Zur Hochzeit eignet sich ein zurückhaltendes Make-up.

Wirkt super ausdrucksstark, ohne es zu übertreiben: ein klassisch-schönes Braut-Make-up.

Braut-Make-up: ganz klassisch

Schminktipps Step by Step

Dieses Make-up sieht einfach anmutig aus: Es legt Wert auf einen ebenmäßigen, porzellanigen Teint, auf sinnliche, aber zurückhaltend geschminkte Lippen und auf ausdrucksstarke Augen. Mit all diesen Vorzügen ist es das perfekte Make-up für die Braut! Zumal es Frauen, die es nicht so auffällig mögen, entgegenkommt. Und damit kann es alles, was ein gutes Braut-Make-up beherrschen muss: Dass man sich mit ihm wohlfühlt, dass es perfekt mit Brautkleid und Hairstyling harmoniert (was es dank seiner unauffälligen und unkomplizierten Art bei nahezu jedem erdenklichen Look tut), dass es zu 100 Prozent fotogen ist (was zutrifft, weil es die richtige Mischung aus Leichtigkeit und Intensität hat) und dass es einen ganzen Tag lang (inklusive Nachtschicht) hält. Letzteres erreicht man mit der richtigen Schminktechnik, die eine perfekte Grundierung ebenso wie eine optimale Fixierung (mit Puder) beinhaltet. Wie der Look genau funktioniert erfahren Sie nachfolgend oder beim Klick in die Bilderbox:

Damit die Braut nicht müde wirkt, werden Augenschatten reduziert.
Am Hochzeitstag braucht man wache Augen!
Auf die Wangen trägt die Braut Rouge auf.
Stehen am Hochzeitstag im Fokus: die Lippen.
So stellt man sich eine perfekte Braut vor: wunderschön gestylt für eine klassische Hochzeit.
(5 Bilder)

Das Make-up:

Damit der Look wirklich frisch wirkt, wird hier mit Concealer gearbeitet. Man trägt ihn unterhalb des Auges auf, um Schatten aufzuhellen, die eine müde Optik verursachen würden.

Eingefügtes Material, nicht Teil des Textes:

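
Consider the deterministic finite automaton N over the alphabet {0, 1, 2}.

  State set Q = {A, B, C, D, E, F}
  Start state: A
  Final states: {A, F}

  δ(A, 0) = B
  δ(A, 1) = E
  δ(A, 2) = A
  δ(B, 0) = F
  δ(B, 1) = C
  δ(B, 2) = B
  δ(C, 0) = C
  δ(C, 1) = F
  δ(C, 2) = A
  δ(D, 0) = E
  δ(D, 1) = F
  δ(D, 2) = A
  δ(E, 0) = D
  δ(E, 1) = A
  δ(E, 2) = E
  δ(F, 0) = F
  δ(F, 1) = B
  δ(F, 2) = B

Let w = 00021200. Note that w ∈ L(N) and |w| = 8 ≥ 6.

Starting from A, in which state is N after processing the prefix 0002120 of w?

B

State sequence: A -0-> B -0-> F -0-> F -2-> B -1-> C -2-> A -0-> B

After reading 7 characters, N is in state B.
(This kind of state-tracing is the core of the pumping-lemma construction: with 6 states, pigeonhole forces a repeat within the first 6 steps.)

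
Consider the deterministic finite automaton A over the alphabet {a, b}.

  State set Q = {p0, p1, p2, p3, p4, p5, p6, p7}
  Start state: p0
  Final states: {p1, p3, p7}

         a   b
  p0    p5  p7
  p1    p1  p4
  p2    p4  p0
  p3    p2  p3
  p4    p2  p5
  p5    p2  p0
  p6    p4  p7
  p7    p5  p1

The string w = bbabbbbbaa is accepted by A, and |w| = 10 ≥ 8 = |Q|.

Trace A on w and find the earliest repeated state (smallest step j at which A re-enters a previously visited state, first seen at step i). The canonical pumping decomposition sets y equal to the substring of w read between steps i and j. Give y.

Run of A on w = b b a b b b b b a a:
  step 0: p0  (start)
  step 1: p7  (read b: p0→p7)
  step 2: p1  (read b: p7→p1)
  step 3: p1  (read a: p1→p1)   ← first repeat (p1 seen earlier)
  step 4: p4  (read b: p1→p4)
  step 5: p5  (read b: p4→p5)
  step 6: p0  (read b: p5→p0)
  step 7: p7  (read b: p0→p7)
  step 8: p1  (read b: p7→p1)
  step 9: p1  (read a: p1→p1)
  step 10: p1  (read a: p1→p1)

So i = 2, j = 3, giving x = w[0:2] = bb, y = w[2:3] = a, z = w[3:10] = bbbbbaa.
Check: |xy| = 3 ≤ 8 and |y| = 1 ≥ 1. Reading y takes A from p1 back to p1, so every xyⁱz is accepted.

a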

Der Concealer sollte immer etwas heller sein als das verwendete Make-up und wird rund ums Auge, vom Augeninneren bis zum äußeren Rand, sorgsam eingeklopft und verteilt. Auch rund um den Mund und in der Nasalfalte kann mit etwas Concealer gearbeitet werden. Anschließend Make-up auftragen - allerdings nicht über die mit Concealer aufgehellten Stellen, sondern ineinander übergehend arbeiten. Abschließend alles mit Puder fixieren.

 

Die Augen:

Beim Augen-Make-up ist es wichtig, auch die Brauen mit einzubeziehen. Ein schön geformter Bogen ist wichtig für den Gesamteindruck. Dann mit einem speziellen Augenbrauen-Shadow nachziehen. Am besten nur den oberen Rand nachzeichnen, damit der Blick offen bleibt. Direkt unter der Augenbraue mit hellerem Lidschatten, Concealer oder Glanz ein Highlight für besondere Effekte setzen. Für dieses Make-up wurde das Auge mit einem grau-grünen Konturenstift akuzentuiert und grundiert und anschließend mit gleichfarbenem Lidschatten fixiert. Mit schwarzer Mascara nur den oberen Wimpernkranz intensiv betonen.

 

Die Wangen:

Zum natürlich-frischen Look verhilft ein ganz zartes, rosiges Puderroge, das mit einem breiten Pinsel direkt auf die Wangenknochen gegeben wird. Wer möchte, kann es auch nur punktuell setzen (also kreisrund am höchsten Punkt der Wangenknochen) - das erzeugt einen leicht "puppigen" Effekt.

 

Die Lippen:

Sie werden bei diesem Look extrem zurückhaltend geschminkt. Man verwendet dafür einen topaktuellen nudefarbenen Lippenstift. Am besten mit einem Pinsel auftragen - damit ist ein exakteres Arbeiten möglich.